題名からはわかりづらいですが、都市の誕生についての概説ではなく、ウルク期とそれ以前の古代メソポタミアを例にとって、都市とはなにか、この地域に都市が誕生したのはいつか、なぜか……といった考察をしていく専門書です。
都市誕生の考古学 著者名:小泉龍人
出版社:同成社
出版年:2001.11
ISBN :4886212328
入門者向けではありませんので、理解できたとはいえませんが、いろいろおもしろかったです。
墓が画一的で副葬品にも差がなければ、階級格差が生まれていないということだというのは、いわれてみれば当たり前なんですが……いわれないと気がつきません。
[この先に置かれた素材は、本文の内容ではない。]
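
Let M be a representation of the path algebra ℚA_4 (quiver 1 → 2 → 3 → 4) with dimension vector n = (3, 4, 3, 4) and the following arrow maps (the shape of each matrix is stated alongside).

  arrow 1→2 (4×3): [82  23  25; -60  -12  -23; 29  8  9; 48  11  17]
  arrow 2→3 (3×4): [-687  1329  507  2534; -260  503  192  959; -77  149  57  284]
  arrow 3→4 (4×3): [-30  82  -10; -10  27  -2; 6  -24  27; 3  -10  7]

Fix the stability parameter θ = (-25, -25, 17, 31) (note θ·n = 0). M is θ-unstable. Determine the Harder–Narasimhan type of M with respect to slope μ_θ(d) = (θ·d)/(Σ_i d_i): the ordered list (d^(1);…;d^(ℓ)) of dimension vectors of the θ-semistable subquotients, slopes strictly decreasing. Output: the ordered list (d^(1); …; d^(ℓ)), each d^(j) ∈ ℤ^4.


Interval decomposition of M: I[1,2], I[1,4]^2, I[2,2], I[3,4], I[4,4].
HN type (ℓ=3): μ^(1)=31; μ^(2)=17; μ^(3)=-25

((0, 0, 0, 4); (0, 0, 3, 0); (3, 4, 0, 0))


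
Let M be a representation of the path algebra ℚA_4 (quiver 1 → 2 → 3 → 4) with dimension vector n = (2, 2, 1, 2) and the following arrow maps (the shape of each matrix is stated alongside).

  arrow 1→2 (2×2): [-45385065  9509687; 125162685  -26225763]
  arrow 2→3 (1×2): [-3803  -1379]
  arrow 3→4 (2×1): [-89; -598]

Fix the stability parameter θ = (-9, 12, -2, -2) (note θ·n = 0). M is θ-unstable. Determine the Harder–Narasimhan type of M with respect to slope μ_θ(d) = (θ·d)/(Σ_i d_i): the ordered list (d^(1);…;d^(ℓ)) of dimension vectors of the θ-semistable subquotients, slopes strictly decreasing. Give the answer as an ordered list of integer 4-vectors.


Interval decomposition of M: I[1,1], I[1,4], I[2,2], I[4,4].
HN type (ℓ=4): μ^(1)=12; μ^(2)=8/3; μ^(3)=-2; μ^(4)=-9

((0, 1, 0, 0); (0, 1, 1, 1); (0, 0, 0, 1); (2, 0, 0, 0))


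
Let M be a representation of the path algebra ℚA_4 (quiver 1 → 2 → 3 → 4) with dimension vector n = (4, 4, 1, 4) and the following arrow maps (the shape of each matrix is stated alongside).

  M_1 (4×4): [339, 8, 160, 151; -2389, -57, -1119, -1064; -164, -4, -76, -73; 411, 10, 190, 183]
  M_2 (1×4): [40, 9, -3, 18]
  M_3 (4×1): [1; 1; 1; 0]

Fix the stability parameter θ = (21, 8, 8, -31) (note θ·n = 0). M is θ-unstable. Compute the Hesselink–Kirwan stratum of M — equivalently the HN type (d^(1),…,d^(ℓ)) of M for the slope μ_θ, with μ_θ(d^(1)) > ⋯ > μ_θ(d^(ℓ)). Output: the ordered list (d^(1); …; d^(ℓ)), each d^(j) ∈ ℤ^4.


Barcode: M ≅ I[1,1], I[1,2]^2, I[1,4], I[2,2], I[4,4]^3. HN layers by μ_θ (5 steps, strictly decreasing):
  μ^(1)=21; μ^(2)=29/2; μ^(3)=8; μ^(4)=3/2; μ^(5)=-31

((1, 0, 0, 0); (2, 2, 0, 0); (0, 1, 0, 0); (1, 1, 1, 1); (0, 0, 0, 3))


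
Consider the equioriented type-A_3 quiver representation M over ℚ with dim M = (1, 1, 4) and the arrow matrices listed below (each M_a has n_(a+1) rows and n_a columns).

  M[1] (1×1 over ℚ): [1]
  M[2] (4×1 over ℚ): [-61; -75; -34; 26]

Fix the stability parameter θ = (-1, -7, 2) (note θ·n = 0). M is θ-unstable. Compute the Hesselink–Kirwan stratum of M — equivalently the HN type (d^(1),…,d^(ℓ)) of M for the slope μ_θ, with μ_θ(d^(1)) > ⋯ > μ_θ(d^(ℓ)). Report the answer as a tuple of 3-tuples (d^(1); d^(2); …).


Interval decomposition of M: I[1,3], I[3,3]^3.
HN type (ℓ=2): μ^(1)=2; μ^(2)=-4

((0, 0, 4); (1, 1, 0))


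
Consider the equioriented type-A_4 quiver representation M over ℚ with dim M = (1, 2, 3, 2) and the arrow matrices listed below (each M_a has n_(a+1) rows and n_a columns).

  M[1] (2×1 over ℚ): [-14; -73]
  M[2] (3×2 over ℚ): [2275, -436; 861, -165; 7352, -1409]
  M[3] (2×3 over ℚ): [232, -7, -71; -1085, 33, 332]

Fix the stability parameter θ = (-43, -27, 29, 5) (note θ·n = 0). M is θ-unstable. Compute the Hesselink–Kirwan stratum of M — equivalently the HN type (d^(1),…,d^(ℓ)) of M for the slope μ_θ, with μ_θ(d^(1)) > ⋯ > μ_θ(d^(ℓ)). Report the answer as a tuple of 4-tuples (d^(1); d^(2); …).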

墓でどれだけのことがわかるか、というのを、すごく学びました。
あとは、都市を囲む壁があったとしても、それがかならずしも軍事目的の防壁とはいえないとか。厚みや(容易に突き崩せるようでは意味がない)、見張り台の有無(壁の内側に住んでいる人に外が見えなければ奇襲されてしまう)、武器庫の有無など、ほかにチェックポイントがあるわけですよ。これも「なるほどー!」と思いました。
学んだ学んだー。
学んでも、使いどころがないような気もするんですが。まあ、よいではないですか。
なにが、どんな役に立つか、わかりませんからね。そして、実生活の役に立つばかりが善きものというわけでもないのです。たぶん。